People often get the feeling I'm trying to tell them I know everything and
they should just do what I say because I know best. When I read my own
Emails, I often see what they mean. I really do not mean it that way,
though.

>Let's compare the two:
>
>
>My code behaves like this:
>  If it detects an invalid argument and debugging suport is enabled it
>  prints a warning informing the user about this, i.e. she is notified of
>  the problem and can try to correct it
>  In any case, however, the user's code can detect that something went
>  wrong, eventually *recover* from the error gracefully and continue
>  running.
>
Of course, as you say, that's nice if the client code contains a bug, and
the program would, if the argument was not checked, show "bad" behavior (as
it would).
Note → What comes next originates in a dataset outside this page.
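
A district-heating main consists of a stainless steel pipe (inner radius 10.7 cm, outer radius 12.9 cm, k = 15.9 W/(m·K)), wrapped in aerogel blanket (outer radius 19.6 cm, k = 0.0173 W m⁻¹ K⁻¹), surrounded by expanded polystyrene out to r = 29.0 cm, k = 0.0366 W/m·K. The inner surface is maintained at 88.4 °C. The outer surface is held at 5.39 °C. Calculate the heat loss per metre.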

Completely correct.

However, I somehow don't like the prospect of beginning to speculate as to
what bugs external code might have, and try to code PPlay so as to
compensate for them.

The task is ultimately futile, because buggy code will show "bad" behavior,
nomatter what we do. In this case, checking the argument is not a very
serious performance problem. However, in other cases, it migth be. With
support for RTTI, should we then check that all pointers we get passed are
of the correct type? I mean, if external code contains a bug that passes the
wrong type of pointer, then that migth lead to serious problems... Perhaps
we should also check that the overall entegrity of global data is sound in
each and every function? I mean, its not unrealistic that some buggy piece
of external code migth have been wreaking havoc with the memory that PPlay
occupies... We could then device elaborate safety mechanisms to be able to
reconstruct the correct PFile data, even if it gets corrupted. etc. etc.
etc.

Ok, I'm not being very fair here. That's not what you meant. It however
makes my point clear: we should do everything we can to tell developers who
use PPlay "you got a bug needing fixing here". That's very important. But we
shouldn't fix the problem for them. We can't anyway, and they shouldn't rely
on it. If they have a bug, they should fix it. It's their mess. Programs
that doesn't pass 0 (NULL) when they shouldn't shouldn't be slowed down by
features incorporated to cater to those who do (ok, again, the effect is
quite minimal for this localized example, but it won't be so minimal if this
is applied consistently).

The point of a specification is to say "If you do X, and *not* Y, then I'll
do Z", not IMHO to say "If you do X, and *not* Y, then I'll do Z, but if you
should happen to do Y, then I'll do Z anyway".

>Your code:
>  When debugging is enabled the args are checked for validity and if one is
>  invalid an error message is printed (an internal error, indicating that
>  the problem lies in libpenguinplay itself) and the program is *aborted*.
>
Ok, ok, it shouldn't have said internal error, but that's just a question of
which macro is used.

>  With debugging disabled no checking is done and invalid parameters cause
> undefined behavior.
>
Checking that a pointer that, according to the specification, must not be 0
(NULL) really isn't 0 (NULL), is unnessecary, since that should not happen.
Passing 0 (NULL) anyway must be the result of undefined behavior (ie, a bug)
on the side of the calling code.

So let me rephrase that: "With debugging disabled no unnessecary checking is
done and undefined behavior causes undefined behavior."

I don't see anything wrong with that.

>>Ok, perhaps just "Memory corrupted".
>>
>I somehow can't imagine a case where to print this.
>
I see what you mean. Allocators could incorporate features to check for
memory corruption, though. They don't, though.